I usually use optimistic row level locking for typical structured data in a 3NF data model. If there is so much contention for a particular record that pessimistic or column level locking is necessary there might be a problem with the design of the data model or workflow. There are of course rare situations where pessimistic locking is justified. The canonical one is multi hop flight reservations.

Handling semi structured data (documents of some sort) is way trickier and depends a great deal on the particular data format and patterns of use. Merging is desirable but very hard to achieve in many cases.

One other thing that is worth thinking about is how the locking strategy scales. The most popular idea these days is to seperate read and write operations so all writes go to one DBMS server and the reads are distributed to replicas. That's ugly to integrate after the fact, so if you expect your app to grow fast you should probably design it like that from the start.

I try to establish

1) when Mary got the record,

2) whether she got the same record as Jane and Fred, and finally

3) whether Mary = Jane or not!8-))

[Hint: the example was not properly stated.]

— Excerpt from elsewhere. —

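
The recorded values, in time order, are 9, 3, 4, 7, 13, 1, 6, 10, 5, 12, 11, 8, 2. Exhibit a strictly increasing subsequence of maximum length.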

Oops. Mary = Jane. Sorry. I guess I should have used pessimistic locking on brain synapse 7E8B32.
I know databases aren't fashionable around here, but this is exactly what they are for. Seriously.
How does a database solve this? They provide a way to apply a lock, but it comes down to the programmer to choose the type of locking to use.
I guess I read a few things into the question. My experience is that a "record" is more often than not a series of rows in different tables, and the tricky question in these scenarios is making sure that updates either work or don't work in their entirety. This is what I was meant by the "this is what databases are for" line.

It is practically impossible to maintain a useful, enforceable lock on a record in a web application, given the lack of a persistent connection between the client (browser) and the back end. So you are usually left with two choices:

1. Last one in wins: given that the two users presumably have good reasons for modifying the record in question, let them figure it out if there is a conflict. As long as updates are atomic, consistent, blah, blah this works best.

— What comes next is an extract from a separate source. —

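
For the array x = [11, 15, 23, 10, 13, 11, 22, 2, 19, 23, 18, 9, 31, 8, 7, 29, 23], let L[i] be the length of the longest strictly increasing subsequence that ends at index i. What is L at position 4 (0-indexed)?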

2. Versioning: Every record has a version number associated with it and the database rejects updates with a version != to what is in there.

The real trick is to set yourself up so that you have a single-writer for any given piece of data in the common case and defer whatever locking is necessary optimistically to the database.

"lack of a persistent connection"

IMO, this is the heart of the problem because it renders pessimistic (what we've used in the enterprise for years) virtually useless.

Fortunately, there are techniques to get around them. Several interesting lines of thought are presented in this thread. Thanks to all who posted them. You gave me quite a bit to think about.

In this particular case, you could store a version in the record. When Mary submits her edit, your backend will note that Mary submitted an edit to revision "5" but the current revision is "6", and ask Mary to confirm her changes. You'd just use a database transaction to atomically increment the version number when a new revision is created. I think this is analogous to what Wikipedia does.
I tend to like history-like approaches.